Na terceira faixa, Desalento, o sujeito encontra-se desolado. Sentindo-se vencido pelos dias e arrependido pelas desgraças que cometeu, está sozinho. Se aos outros diz que morreu, para a sua amada almeja, de certa forma, renascer: “Diz que eu estive por pouco/ Diz a ela que eu estou louco pra perdoar/ Que seja lá como for, por amor/ Por favor, é pra ela voltar, sim”. Pede para que contem a ela, sim, que bebeu, caiu, que quase morreu, mas que se sente culpado. Mesmo na desolação, quer reatar o compromisso, o vínculo que parece desfeito. Ao final, não sabemos exatamente o que acontece, já que o sujeito desolado “entrega os pontos”, de uma vez por todas.
Construção, a quarta faixa que dá título ao álbum, é considerada uma das canções mais conhecidas e analisadas de Chico. Ela pode ser enquadrada no período específico descrito por Marcelo Ridenti: “onde o fatalismo deu lugar à esperança”, momento que tornou algumas canções autênticos “documentos de seu tempo” (Ridenti, 2014). Também podemos inseri-la no vasto repertório de canções engajadas que marcaram a América Latina da década de 1970. Canções que apresentavam a necessidade de mudança do presente, quer por meio de uma crítica radical quase sem perspectiva de futuro, quer por intermédio da proposta de um futuro libertador e vingativo, mesmo sob os escombros da incredulidade e da falta de perspectiva no presente autoritário.

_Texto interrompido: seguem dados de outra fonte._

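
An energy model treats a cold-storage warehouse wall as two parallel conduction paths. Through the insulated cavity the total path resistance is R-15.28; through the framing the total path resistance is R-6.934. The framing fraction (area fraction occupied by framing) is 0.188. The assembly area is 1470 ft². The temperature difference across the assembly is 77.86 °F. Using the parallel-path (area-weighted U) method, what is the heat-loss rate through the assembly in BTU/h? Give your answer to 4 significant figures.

9185 BTU/h

U_eff = 0.812/15.28 + 0.188/6.934 = 0.053141 + 0.027113 = 0.080254
R_eff = 1/U_eff = 12.46 ft²·°F·h/BTU
Q = 1470 × 77.86 / 12.46 = 9185.4 BTU/h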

A canção aborda o cotidiano de desalento de um pedreiro da construção de alguma megalópole tropical: sujeito comum, ordinário, mais uma peça da enorme engrenagem capitalista – a “tralha chamada Brasil” sobre a qual Chico brincaria anos depois ao compor Linha de Montagem (1980). Seria muita pretensão (e o espaço é curto) analisarmos cada verso que se ergue como uma muralha político-poética em que a argamassa é o sangue e as aflições do operário.
A ARTE E A VIDA
A década de 1970 veria massivas greves de operários da construção civil nas mais diferentes regiões do país, os mesmos que ergueram, nos braços e nas costas, as “estranhas catedrais” (Campos, 2014) do período ditatorial. Na faixa Construção, com métrica e rítmica inigualáveis, Chico imortalizou a existência laboral do trabalhador como nenhum outro compositor latino-americano, aproximando-se, talvez, de grandes nomes da cantautoria do continente, aqueles que trouxeram à baila o sujeito operário como protagonistas da canção popular, como o chileno Victor Jara e o uruguaio Daniel Viglietti.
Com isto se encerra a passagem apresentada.